The People’s Voice, the youngest and fastest-growing of the tabloids, was in fact not so much the voice of the people as the rant of the slightly pissed know-it-all in the saloon bar who isn’t fooled by government statements, legal verdicts, historical analyses, or forensic evidence, but knows what he knows, and knows he’s right!
The Voice headline screamed
BEHEADING HOSTAGES IS OK! (so long as it’s done in the best possible taste)
‘That’s the one,’ said Glenister. ‘Well, barring miracles, he’s done his last talking-head show. For the past two days there’s been a rumour that Al Jazeera had received a tape showing an execution, a beheading. But not a Western hostage this time. A Muslim.’

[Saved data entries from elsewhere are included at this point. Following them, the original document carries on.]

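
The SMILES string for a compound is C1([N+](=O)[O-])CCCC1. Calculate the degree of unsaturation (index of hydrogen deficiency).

2

Atom tally by fragment:
  cyclopentane ring core → C:5 H:10
  (− 1 ring H displaced by substituents)
  + NO2 → N:1 O:2
Element totals:
  C: 5
  H: 9
  N: 1
  O: 2
Molecular formula: C5H9NO2.
DoU = (2C + 2 + N − H − X) / 2 = (2·5 + 2 + 1 − 9 − 0) / 2 = 2.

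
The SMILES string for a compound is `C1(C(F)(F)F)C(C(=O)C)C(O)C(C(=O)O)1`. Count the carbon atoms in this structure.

Atom tally by fragment:
  cyclobutane ring core → C:4 H:8
  (− 4 ring H displaced by substituents)
  + CF3 → C:1 F:3
  + COCH3 → C:2 H:3 O:1
  + OH → O:1 H:1
  + COOH → C:1 H:1 O:2
Element totals:
  C: 8
  H: 9
  F: 3
  O: 4

8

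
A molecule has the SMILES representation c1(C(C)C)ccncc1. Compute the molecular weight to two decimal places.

Atom tally by fragment:
  pyridine ring core → C:5 H:5 N:1
  (− 1 ring H displaced by substituents)
  + CH(CH3)2 → C:3 H:7
Element totals:
  C: 8
  H: 11
  N: 1
Molecular formula: C8H11N.
  M = 8(12.011) + 11(1.008) + 14.007
    = 96.088 + 11.088 + 14.007 = 121.183

121.18 g/mol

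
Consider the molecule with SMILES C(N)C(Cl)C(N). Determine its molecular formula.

C3H9ClN2

Atom tally by fragment:
  H2NCH2 → C:1 H:4 N:1
  CH(Cl) → C:1 H:1 Cl:1
  CH2NH2 → C:1 H:4 N:1
Element totals:
  C: 3
  H: 9
  Cl: 1
  N: 2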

‘So? In Iraq they’ve shown little compunction about killing their own.’ Then it came to him what she was saying. ‘You don’t mean…?’
‘This morning the BBC, ITV and Sky all received copies of what is presumably the same tape. Yes, it’s definitely Mazraani. He hadn’t been seen in any of his usual haunts for several days. We sent a team to visit his flat in Manchester. They were told to be discreet but there was already enough of a smell to bother the neighbours. He was in there, him and his head, quite close but not touching. Plus another man not known to us.’
‘Jesus!’ exclaimed Pascoe. ‘Was he beheaded too?’
‘No. Shot. They want me back over there now.